Today, it is hard to imagine just how terrifying polio was. Then, no one knew why it flourished. Before Jonas Salk developed the first vaccine in 1955, polio had by the 1940s become America’s most feared disease, the source of parental nightmare and social panic. It terrified because it was so arbitrary, because most of its victims were under ten, and because it struck across class and geographic boundaries.

In terms of fatalities, though, it was not as lethal as popular opinion projected: among children, its death rate was one-third of the annual cancer toll, one-tenth of those killed in accidents. But where it didn’t kill, polio maimed, condemning tens of thousands to wheelchairs, or a life on crutches or in leg braces.

Nemesis captures the pervading panic, the incomprehension that makes ordinary people behave illogically as they search for scapegoats and alleviation. The Jewish community of Bucky’s neighbourhood suffers from prejudice, given that it has the highest toll of polio incidents in the city. Even when Marcia entices Bucky to a Pennsylvanian paradise of clean air and her sensual charms, he finds no escape.

Roth, as always, is an unsentimental analyst, pinning his butterflies with forensic thoroughness. His prose is deceptively unvarnished, and few others paint such in-depth characterisations with so few brushstrokes. In full flight, he is a poet of prose. The tale unravels with unremitting direness, with a twist or two for added depth. For Bucky, the centre cannot hold and his ethical idealism disintegrates. His aspirations and hopes, as well as his athletic and social nobility, end up as twisted and crippled as the bodies of polio victims.

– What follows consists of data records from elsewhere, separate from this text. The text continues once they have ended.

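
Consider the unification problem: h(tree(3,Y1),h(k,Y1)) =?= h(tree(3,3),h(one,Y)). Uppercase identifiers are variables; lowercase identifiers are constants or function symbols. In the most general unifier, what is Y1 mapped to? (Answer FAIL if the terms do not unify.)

Decompose h/2: tree(3,Y1) =?= tree(3,3),  h(k,Y1) =?= h(one,Y).
Decompose tree/2: 3 =?= 3,  Y1 =?= 3.
Delete trivial equation 3 =?= 3.
Bind Y1 := 3; substituting into the remaining equation gives: h(k,3) =?= h(one,Y).
Decompose h/2: k =?= one,  3 =?= Y.
Clash: constants k and one differ; no unifier exists.

FAIL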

I wanted to like this book, and there is much in it to admire. In the end, I did not dislike it, which is vacillating faint praise. It is Rothian enough to have you whistling in admiration at some sections, but it is not the fully integrated work of the master in full flight. Yet Roth in second gear is still worth reading, even if, despite its honourable intent, Nemesis is less than the sum of its parts.